Referensimaluku.id,Ambon-Semua makhluk yang bernafas pasti akan mati. Kematian adalah jalan terakhir yang tetap akan dilalui manusia.
Sehabis menulis status di fesbuk “Indonesia adalah Negara Hukum,tapi Panglimanya Politik”, Rabu (28/6/2023) sekira pukul 16.14 WIT tetiba berseliweran status dari salah satu netizen “Selamat jalan Coach Sani (Tawainella)”.
“Inna lillahi wa inna ilaihi raji’un. Turut berbelasungkawa atas wafatnya Samad Sani Tawainella. Beliau adalah sosok orang yang baik dan ramah kepada siapa saja tanpa pandang bulu. Insha Allah kepergiannya husnul khotimah, mendapat ampunan, kemuliaan, serta surga terbaik dari Allah SWT,” tulis Kepala Dinas Pemuda dan Olahraga (Dispora) Maluku Sandi Wattimena di halaman fesbuknya. Tentu saya kaget mendengar kabar duka ini.
Setelah lebih kurang sepekan menjalani perawatan medis akibat sakit, Sani akhirnya menghembuskan nafas terakhir di rumah kediamannya di Tulehu pada Rabu (28/6) Pukul 13.00 Wit atau Jam 1 siang. Sani Tawainella atau biasa disapa “kaka Sani” adalah seorang mantan pemain sepakbola dan kini menjadi pelatih sepak bola di Maluku. Sani lahir di kampung sepakbola: Negeri Tulehu (Haturesi), Maluku Tengah, Maluku, pada 17 Maret 1979.
Sani pernah membawa Maluku juara pertama Kompetisi Liga Remaja PSSI Usia di bawah 15 Tahun Piala Medco U-15 Tahun 2006 yang disponsori pengusaha Arifin Panigoro.
Saat itu PSSI Maluku tengah dipimpin mendiang John Jonathan Mailoa. Dari kisah heroik dan sisi kemanusiaan selama perang saudara di Maluku di kurun tahun 1999-2004 lahir inspirasi pembuatan film layar lebar “Cahaya dari Timur: Beta Maluku” yang diinspirasi mendiang Glend Fredly Latuihamallo, musisi kondang nasional berdarah Maluku. Di tahun 2007 saya (dalam kedudukan Wartawan Olahraga Harian Ambon Ekspres/Jawa Pos grup di Ambon) pernah meliput Kompetisi serupa di Stadion Gelora Ambang, Kotamobagu, Sulawesi Utara.

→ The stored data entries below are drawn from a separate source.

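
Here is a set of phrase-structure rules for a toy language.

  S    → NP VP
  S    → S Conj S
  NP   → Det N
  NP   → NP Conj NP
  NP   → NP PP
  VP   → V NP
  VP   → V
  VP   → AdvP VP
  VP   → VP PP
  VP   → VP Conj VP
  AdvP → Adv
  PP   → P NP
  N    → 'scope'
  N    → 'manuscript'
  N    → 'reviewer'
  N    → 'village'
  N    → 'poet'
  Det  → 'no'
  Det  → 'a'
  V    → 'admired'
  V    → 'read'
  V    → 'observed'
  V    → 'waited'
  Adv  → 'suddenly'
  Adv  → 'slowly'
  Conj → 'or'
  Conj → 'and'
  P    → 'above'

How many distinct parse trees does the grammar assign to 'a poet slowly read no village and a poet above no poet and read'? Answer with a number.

Two of the 7 distinct bracketings:
[S [NP [Det a] [N poet]] [VP [AdvP [Adv slowly]] [VP [VP [V read] [NP [NP [Det no] [N village]] [Conj and] [NP [NP [Det a] [N poet]] [PP [P above] [NP [Det no] [N poet]]]]]] [Conj and] [VP [V read]]]]]
[S [NP [Det a] [N poet]] [VP [AdvP [Adv slowly]] [VP [VP [V read] [NP [NP [NP [Det no] [N village]] [Conj and] [NP [Det a] [N poet]]] [PP [P above] [NP [Det no] [N poet]]]]] [Conj and] [VP [V read]]]]]
The trees differ in how a recursive rule is bracketed over the same span.

7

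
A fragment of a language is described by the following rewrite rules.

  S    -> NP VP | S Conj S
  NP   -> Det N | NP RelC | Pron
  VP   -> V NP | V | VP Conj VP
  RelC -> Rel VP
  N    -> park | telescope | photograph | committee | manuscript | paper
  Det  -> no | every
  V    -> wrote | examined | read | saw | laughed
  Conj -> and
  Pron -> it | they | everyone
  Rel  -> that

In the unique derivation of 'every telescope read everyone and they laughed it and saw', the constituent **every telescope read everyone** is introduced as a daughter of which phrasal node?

S

[S [S [NP [Det every] [N telescope]] [VP [V read] [NP [Pron everyone]]]] [Conj and] [S [NP [Pron they]] [VP [VP [V laughed] [NP [Pron it]]] [Conj and] [VP [V saw]]]]]
The span 'every telescope read everyone' is the S node built by S → NP VP.
Its mother is the S built by S → S Conj S.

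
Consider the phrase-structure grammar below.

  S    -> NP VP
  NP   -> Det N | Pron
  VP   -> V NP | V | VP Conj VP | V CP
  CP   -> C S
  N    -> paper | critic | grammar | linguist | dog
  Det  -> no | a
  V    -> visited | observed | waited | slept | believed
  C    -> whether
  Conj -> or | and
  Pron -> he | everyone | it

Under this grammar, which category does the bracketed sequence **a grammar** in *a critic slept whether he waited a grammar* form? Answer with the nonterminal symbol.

NP

[S [NP [Det a] [N critic]] [VP [V slept] [CP [C whether] [S [NP [Pron he]] [VP [V waited] [NP [Det a] [N grammar]]]]]]]
The span 'a grammar' is the NP node built by NP → Det N.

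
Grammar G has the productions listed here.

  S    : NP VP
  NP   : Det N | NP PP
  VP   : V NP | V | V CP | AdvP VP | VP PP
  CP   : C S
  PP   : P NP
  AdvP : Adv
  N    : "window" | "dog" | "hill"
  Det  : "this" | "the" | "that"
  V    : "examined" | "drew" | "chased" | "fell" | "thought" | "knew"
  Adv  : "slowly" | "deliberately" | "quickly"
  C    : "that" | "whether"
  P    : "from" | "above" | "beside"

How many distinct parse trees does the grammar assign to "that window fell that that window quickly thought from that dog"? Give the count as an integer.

3

Two of the 3 distinct bracketings:
[S [NP [Det that] [N window]] [VP [V fell] [CP [C that] [S [NP [Det that] [N window]] [VP [AdvP [Adv quickly]] [VP [VP [V thought]] [PP [P from] [NP [Det that] [N dog]]]]]]]]]
[S [NP [Det that] [N window]] [VP [V fell] [CP [C that] [S [NP [Det that] [N window]] [VP [VP [AdvP [Adv quickly]] [VP [V thought]]] [PP [P from] [NP [Det that] [N dog]]]]]]]]
The trees differ in how a recursive rule is bracketed over the same span.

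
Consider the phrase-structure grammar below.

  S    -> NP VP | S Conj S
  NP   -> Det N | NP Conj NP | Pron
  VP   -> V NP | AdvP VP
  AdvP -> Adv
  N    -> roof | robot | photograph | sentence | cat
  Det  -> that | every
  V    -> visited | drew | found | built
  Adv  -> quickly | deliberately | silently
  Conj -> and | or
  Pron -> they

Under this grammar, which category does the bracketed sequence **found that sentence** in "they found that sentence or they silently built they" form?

VP

S
  S
    NP
      Pron: they
    VP
      V: found
      NP
        Det: that
        N: sentence
  Conj: or
  S
    NP
      Pron: they
    VP
      AdvP
        Adv: silently
      VP
        V: built
        NP
          Pron: they
The span 'found that sentence' is the VP node built by VP → V NP.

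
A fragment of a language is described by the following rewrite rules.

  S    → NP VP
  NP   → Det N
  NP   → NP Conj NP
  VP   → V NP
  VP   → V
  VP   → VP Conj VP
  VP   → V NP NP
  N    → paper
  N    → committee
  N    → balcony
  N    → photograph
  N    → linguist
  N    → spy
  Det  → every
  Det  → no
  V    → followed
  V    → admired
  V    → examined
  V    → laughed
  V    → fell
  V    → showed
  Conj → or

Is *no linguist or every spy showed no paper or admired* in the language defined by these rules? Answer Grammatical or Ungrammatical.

[S [NP [NP [Det no] [N linguist]] [Conj or] [NP [Det every] [N spy]]] [VP [VP [V showed] [NP [Det no] [N paper]]] [Conj or] [VP [V admired]]]]
The bracketing above is licensed at every node by one of the given productions, with S at the root.

Grammatical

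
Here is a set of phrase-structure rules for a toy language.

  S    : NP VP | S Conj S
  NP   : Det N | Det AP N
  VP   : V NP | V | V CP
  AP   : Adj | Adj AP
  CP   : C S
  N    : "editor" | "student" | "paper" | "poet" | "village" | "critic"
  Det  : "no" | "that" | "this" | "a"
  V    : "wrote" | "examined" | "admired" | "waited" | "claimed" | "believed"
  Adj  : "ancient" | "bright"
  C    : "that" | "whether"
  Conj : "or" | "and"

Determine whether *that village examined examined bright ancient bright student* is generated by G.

A V word can never sit immediately before a V word in any string this grammar generates, so the substring 'examined examined' rules out a derivation.

Ungrammatical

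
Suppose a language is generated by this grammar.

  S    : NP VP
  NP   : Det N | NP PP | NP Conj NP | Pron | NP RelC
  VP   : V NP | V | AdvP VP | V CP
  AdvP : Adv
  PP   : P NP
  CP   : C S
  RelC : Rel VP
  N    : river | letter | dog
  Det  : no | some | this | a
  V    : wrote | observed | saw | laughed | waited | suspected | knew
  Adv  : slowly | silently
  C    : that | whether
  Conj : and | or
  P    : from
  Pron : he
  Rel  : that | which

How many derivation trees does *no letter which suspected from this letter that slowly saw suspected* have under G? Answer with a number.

2

The two bracketings:
[S [NP [NP [NP [Det no] [N letter]] [RelC [Rel which] [VP [V suspected]]]] [PP [P from] [NP [NP [Det this] [N letter]] [RelC [Rel that] [VP [AdvP [Adv slowly]] [VP [V saw]]]]]]] [VP [V suspected]]]
[S [NP [NP [NP [NP [Det no] [N letter]] [RelC [Rel which] [VP [V suspected]]]] [PP [P from] [NP [Det this] [N letter]]]] [RelC [Rel that] [VP [AdvP [Adv slowly]] [VP [V saw]]]]] [VP [V suspected]]]
The trees differ in how a recursive rule is bracketed over the same span.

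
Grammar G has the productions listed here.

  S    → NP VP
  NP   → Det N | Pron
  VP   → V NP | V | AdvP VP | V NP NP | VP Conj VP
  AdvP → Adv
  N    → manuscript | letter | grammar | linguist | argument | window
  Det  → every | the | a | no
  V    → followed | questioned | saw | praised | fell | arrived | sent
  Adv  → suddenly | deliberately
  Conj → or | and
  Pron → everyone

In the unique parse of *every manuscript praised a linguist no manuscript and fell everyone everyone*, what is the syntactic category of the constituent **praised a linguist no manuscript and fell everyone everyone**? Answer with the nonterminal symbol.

VP

S
  NP
    Det: every
    N: manuscript
  VP
    VP
      V: praised
      NP
        Det: a
        N: linguist
      NP
        Det: no
        N: manuscript
    Conj: and
    VP
      V: fell
      NP
        Pron: everyone
      NP
        Pron: everyone
The span 'praised a linguist no manuscript and fell everyone everyone' is the VP node built by VP → VP Conj VP.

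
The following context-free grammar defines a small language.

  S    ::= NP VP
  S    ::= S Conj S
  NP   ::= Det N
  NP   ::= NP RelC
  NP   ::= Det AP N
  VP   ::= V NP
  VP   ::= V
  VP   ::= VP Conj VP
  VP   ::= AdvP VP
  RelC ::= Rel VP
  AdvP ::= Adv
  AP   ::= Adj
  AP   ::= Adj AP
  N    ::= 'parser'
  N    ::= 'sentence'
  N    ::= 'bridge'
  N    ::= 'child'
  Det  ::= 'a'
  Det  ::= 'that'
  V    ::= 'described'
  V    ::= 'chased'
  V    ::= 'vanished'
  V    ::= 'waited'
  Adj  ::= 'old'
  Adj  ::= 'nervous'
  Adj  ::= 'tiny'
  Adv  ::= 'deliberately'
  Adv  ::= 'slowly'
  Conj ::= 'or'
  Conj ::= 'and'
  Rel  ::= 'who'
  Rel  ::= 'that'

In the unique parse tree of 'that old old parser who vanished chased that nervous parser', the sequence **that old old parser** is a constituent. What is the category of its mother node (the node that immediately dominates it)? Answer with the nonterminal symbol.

[S [NP [NP [Det that] [AP [Adj old] [AP [Adj old]]] [N parser]] [RelC [Rel who] [VP [V vanished]]]] [VP [V chased] [NP [Det that] [AP [Adj nervous]] [N parser]]]]
The span 'that old old parser' is the NP node built by NP → Det AP N.
Its mother is the NP built by NP → NP RelC.

NP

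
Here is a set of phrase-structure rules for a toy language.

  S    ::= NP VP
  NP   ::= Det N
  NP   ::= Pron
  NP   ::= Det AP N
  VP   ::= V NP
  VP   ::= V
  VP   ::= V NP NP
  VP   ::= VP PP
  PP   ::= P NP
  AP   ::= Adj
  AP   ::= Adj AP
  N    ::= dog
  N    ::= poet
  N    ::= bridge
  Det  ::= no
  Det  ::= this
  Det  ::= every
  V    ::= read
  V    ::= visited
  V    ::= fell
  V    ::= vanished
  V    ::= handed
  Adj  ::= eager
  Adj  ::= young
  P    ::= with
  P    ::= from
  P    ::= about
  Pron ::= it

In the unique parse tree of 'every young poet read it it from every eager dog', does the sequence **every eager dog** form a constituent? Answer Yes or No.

[S [NP [Det every] [AP [Adj young]] [N poet]] [VP [VP [V read] [NP [Pron it]] [NP [Pron it]]] [PP [P from] [NP [Det every] [AP [Adj eager]] [N dog]]]]]
The words 'every eager dog' are exhaustively dominated by a single NP node (built by NP → Det AP N), so they form a constituent.

Yes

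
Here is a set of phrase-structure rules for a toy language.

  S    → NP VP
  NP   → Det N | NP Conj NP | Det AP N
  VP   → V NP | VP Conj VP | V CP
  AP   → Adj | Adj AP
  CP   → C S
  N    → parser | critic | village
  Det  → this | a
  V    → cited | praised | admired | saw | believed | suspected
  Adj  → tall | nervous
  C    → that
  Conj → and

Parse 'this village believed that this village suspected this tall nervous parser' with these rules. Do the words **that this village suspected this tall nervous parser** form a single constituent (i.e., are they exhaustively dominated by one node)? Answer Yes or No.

Yes

[S [NP [Det this] [N village]] [VP [V believed] [CP [C that] [S [NP [Det this] [N village]] [VP [V suspected] [NP [Det this] [AP [Adj tall] [AP [Adj nervous]]] [N parser]]]]]]]
The words 'that this village suspected this tall nervous parser' are exhaustively dominated by a single CP node (built by CP → C S), so they form a constituent.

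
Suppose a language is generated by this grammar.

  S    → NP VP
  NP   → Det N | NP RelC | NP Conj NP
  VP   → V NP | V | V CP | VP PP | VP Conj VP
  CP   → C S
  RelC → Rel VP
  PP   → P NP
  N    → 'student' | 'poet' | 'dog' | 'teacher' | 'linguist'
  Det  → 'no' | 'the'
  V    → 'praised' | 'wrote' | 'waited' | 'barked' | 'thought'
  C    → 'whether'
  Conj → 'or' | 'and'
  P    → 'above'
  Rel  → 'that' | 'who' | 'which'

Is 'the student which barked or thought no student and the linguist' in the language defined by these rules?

For S → NP VP, every NP-prefix leaves a non-VP remainder: after 'the student' the remainder is not a VP; after 'the student which barked' the remainder is not a VP; after 'the student which barked or thought' the remainder is not a VP (and 1 more).

Ungrammatical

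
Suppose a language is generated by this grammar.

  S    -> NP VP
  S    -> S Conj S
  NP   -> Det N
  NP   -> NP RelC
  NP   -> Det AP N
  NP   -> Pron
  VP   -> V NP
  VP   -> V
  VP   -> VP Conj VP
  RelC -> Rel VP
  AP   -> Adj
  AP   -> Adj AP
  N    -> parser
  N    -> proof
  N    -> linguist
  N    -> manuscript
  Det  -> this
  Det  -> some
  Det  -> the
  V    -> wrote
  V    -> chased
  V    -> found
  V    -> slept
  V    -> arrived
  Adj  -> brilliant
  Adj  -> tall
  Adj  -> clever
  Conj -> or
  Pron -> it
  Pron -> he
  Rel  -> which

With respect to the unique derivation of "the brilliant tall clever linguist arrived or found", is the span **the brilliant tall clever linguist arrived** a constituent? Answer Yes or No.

[S [NP [Det the] [AP [Adj brilliant] [AP [Adj tall] [AP [Adj clever]]]] [N linguist]] [VP [VP [V arrived]] [Conj or] [VP [V found]]]]
The smallest constituent containing 'the brilliant tall clever linguist arrived' is the S spanning 'the brilliant tall clever linguist arrived or found'; no single node in the tree dominates exactly the given words.

No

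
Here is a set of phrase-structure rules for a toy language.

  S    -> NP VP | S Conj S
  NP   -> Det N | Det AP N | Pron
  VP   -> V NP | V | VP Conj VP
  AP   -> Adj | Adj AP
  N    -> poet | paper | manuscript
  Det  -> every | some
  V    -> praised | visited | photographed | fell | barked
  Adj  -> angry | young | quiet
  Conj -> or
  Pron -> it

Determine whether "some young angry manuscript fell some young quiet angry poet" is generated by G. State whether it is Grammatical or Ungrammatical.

S
  NP
    Det: some
    AP
      Adj: young
      AP
        Adj: angry
    N: manuscript
  VP
    V: fell
    NP
      Det: some
      AP
        Adj: young
        AP
          Adj: quiet
          AP
            Adj: angry
      N: poet
The bracketing above is licensed at every node by one of the given productions, with S at the root.

Grammatical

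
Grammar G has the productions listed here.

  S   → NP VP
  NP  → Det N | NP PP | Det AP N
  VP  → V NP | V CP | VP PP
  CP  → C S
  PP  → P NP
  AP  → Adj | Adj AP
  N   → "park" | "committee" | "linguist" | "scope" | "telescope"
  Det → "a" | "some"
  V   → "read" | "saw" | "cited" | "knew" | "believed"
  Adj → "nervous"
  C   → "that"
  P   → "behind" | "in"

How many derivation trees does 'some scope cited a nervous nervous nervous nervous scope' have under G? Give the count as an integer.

[S [NP [Det some] [N scope]] [VP [V cited] [NP [Det a] [AP [Adj nervous] [AP [Adj nervous] [AP [Adj nervous] [AP [Adj nervous]]]]] [N scope]]]]
No rule offers an alternative attachment or grouping for any span, so this is the only derivation.

1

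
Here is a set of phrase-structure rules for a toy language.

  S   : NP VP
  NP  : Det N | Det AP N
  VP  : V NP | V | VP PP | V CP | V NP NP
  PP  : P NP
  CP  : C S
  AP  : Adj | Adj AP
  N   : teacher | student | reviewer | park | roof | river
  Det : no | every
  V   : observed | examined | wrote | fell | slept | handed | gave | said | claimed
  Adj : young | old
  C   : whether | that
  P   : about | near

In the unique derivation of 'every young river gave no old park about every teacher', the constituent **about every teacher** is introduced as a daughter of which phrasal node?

VP

S
  NP
    Det: every
    AP
      Adj: young
    N: river
  VP
    VP
      V: gave
      NP
        Det: no
        AP
          Adj: old
        N: park
    PP
      P: about
      NP
        Det: every
        N: teacher
The span 'about every teacher' is the PP node built by PP → P NP.
Its mother is the VP built by VP → VP PP.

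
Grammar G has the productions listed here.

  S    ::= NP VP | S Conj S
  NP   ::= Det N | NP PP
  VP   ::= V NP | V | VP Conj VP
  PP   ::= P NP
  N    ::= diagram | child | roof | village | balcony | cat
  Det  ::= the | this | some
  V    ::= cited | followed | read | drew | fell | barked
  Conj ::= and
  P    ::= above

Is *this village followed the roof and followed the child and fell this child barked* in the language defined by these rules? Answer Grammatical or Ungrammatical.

Ungrammatical

For S → NP VP, the only prefix that parses as NP is 'this village', but the remainder 'followed the roof and followed the child and fell this child barked' is not a VP under these rules. The alternative S rule S → S Conj S likewise has no satisfying split.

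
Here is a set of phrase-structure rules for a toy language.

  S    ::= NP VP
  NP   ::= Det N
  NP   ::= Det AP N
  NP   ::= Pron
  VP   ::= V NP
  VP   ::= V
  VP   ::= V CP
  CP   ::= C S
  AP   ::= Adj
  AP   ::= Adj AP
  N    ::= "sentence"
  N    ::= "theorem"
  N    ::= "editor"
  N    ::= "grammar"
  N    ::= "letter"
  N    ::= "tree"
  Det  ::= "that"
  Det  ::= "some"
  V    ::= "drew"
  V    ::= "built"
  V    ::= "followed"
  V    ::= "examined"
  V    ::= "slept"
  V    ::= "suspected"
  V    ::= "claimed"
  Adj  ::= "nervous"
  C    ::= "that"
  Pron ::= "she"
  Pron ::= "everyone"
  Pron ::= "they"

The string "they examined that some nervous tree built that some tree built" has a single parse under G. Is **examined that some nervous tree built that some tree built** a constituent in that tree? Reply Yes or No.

[S [NP [Pron they]] [VP [V examined] [CP [C that] [S [NP [Det some] [AP [Adj nervous]] [N tree]] [VP [V built] [CP [C that] [S [NP [Det some] [N tree]] [VP [V built]]]]]]]]]
The words 'examined that some nervous tree built that some tree built' are exhaustively dominated by a single VP node (built by VP → V CP), so they form a constituent.

Yes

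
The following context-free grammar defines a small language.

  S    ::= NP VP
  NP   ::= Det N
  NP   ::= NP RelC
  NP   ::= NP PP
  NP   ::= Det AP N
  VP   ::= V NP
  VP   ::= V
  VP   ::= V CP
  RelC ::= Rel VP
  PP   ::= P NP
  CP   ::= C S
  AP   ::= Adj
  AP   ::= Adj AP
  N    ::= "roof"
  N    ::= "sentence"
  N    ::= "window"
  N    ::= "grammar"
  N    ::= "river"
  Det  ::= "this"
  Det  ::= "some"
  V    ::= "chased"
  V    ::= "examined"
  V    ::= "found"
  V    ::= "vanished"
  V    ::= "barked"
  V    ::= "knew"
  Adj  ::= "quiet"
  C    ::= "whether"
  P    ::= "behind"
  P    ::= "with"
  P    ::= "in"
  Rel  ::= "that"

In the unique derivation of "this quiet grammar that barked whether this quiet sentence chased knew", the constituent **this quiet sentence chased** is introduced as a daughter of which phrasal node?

[S [NP [NP [Det this] [AP [Adj quiet]] [N grammar]] [RelC [Rel that] [VP [V barked] [CP [C whether] [S [NP [Det this] [AP [Adj quiet]] [N sentence]] [VP [V chased]]]]]]] [VP [V knew]]]
The span 'this quiet sentence chased' is the S node built by S → NP VP.
Its mother is the CP built by CP → C S.

CP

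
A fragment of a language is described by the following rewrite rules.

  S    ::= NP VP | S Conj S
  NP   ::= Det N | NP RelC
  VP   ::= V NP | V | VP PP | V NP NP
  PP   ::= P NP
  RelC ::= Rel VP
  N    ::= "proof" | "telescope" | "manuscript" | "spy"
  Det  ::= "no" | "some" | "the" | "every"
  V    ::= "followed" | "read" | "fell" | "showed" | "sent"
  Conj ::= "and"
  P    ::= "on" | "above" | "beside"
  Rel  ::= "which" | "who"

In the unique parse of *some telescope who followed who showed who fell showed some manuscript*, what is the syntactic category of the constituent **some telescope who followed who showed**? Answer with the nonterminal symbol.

NP

S
  NP
    NP
      NP
        NP
          Det: some
          N: telescope
        RelC
          Rel: who
          VP
            V: followed
      RelC
        Rel: who
        VP
          V: showed
    RelC
      Rel: who
      VP
        V: fell
  VP
    V: showed
    NP
      Det: some
      N: manuscript
The span 'some telescope who followed who showed' is the NP node built by NP → NP RelC.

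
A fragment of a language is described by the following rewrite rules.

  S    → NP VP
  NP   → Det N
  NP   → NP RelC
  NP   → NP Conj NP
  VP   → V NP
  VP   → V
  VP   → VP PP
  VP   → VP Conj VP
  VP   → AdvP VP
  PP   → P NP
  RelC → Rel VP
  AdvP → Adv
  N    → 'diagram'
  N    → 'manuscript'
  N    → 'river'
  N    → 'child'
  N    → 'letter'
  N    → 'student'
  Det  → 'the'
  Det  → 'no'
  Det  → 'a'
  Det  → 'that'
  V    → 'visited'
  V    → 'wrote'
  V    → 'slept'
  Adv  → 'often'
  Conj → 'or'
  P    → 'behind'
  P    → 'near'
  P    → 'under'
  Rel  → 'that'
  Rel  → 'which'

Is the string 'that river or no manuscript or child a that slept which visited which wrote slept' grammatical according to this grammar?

Ungrammatical

A Conj word can never sit immediately before an N word in any string this grammar generates, so the substring 'or child' rules out a derivation.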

Sayangnya Manahati Lestusen dan kawan-kawan gagal ke putaran nasional Piala Medco U-15 setelah hanya mampu bermain seri 1-1 dengan Maluku Utara. Padahal saat itu, armada Pattimura Muda hanya butuh keunggulan 1-0 atas derby Maluku. Sayangnya, gol penyeimbang Muhammad Abduh Lestaluhu di injury time babak kedua mengakhiri impian skuad tempur Sani Tawainella cumsuis untuk mempertahankan mahkota juara.
Sani dikenal sangat mencintai sepak bola. Dalam hidupnya hanya ada sepak bola. Sebelum diangkat sebagai pegawai honor Dispora Maluku, Sani sehari-hari bekerja sebagai , tukang ojek untuk membiayai keseharian hidup dirinya dan anak istrinya. Ia selalu menyisihkan waktunya setiap hari setelah pulang kerja untuk melatih anak-anak sepak bola di lapangan Matawaru (delapan mata angin) Tulehu.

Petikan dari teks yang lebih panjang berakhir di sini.